Non-Graphing Calculator
as a standalone device (not an app on a phone, tablet or a computer)
Calculator
as an app on a phone, tablet or a computer
Phone, Tablet, Computer, ...
used as a distraction (making or receiving calls, answering SMS, browsing Internet, ...)
Phone, Tablet, Computer, ...
used for class activities (taking notes, looking up information related to class, using computer modeling, ...)
Regular Class
Permitted
but not recommended
Permitted
but not recommended
Prohibited
Repeated use is a sufficient reason for your removal from the class for the remainder of the class session.
If someone needs to contact you urgently when you are in class, you should discreetly leave the room before answering. Keep your phone on vibrate or turn it off when in class.
Test
(i.e. a quiz or final exam)
Strictly prohibited, even if not used
Having such devices in the open when taking a test is a sufficient reason for an immediate failing grade for that test.
If you use computers for taking notes, please make arrangements for an alternative way to access those notes during a test, if you need them.

Disability Services

Suffolk County Community College provides reasonable accommodations to registered students with disabilities who have self-identified and been approved by the Office of Disability Services. Once approved for reasonable accommodations, such students will be provided with a laminated letter, describing the specific accommodations. Students must present this laminated letter to each of their professors before accommodations can be provided.

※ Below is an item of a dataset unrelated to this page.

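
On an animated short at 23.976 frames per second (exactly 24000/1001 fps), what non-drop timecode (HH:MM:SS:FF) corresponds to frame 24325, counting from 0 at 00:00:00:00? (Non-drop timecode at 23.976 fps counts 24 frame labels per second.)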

Students who have, or think they may have, a disability are invited to contact Disability Services for a confidential consultation. Call the Disability Services Office at (631) 851-6355, email the office at disabilityserv-west@sunysuffolk.edu or stop by to make an appointment in Caumsett Hall, Lower Level, Room 20.

Religious Observance

As provided for in New York State Education Law §224-a, student absences from class necessitated by religious observance will be deemed an excused absence, with no academic consequences. Students must notify their professor in advance of their religious observance, via their College email accounts or otherwise in writing, of their intention to be absent from a particular class due to a religious observance; notification should occur at least one week prior to the religious observance. Observing students shall be granted reasonable arrangements and/or be permitted a reasonable amount of time to make up missed quizzes, tests, assignments, and activities covered in their absence. Please refer to the Religious Observance Policy for additional information.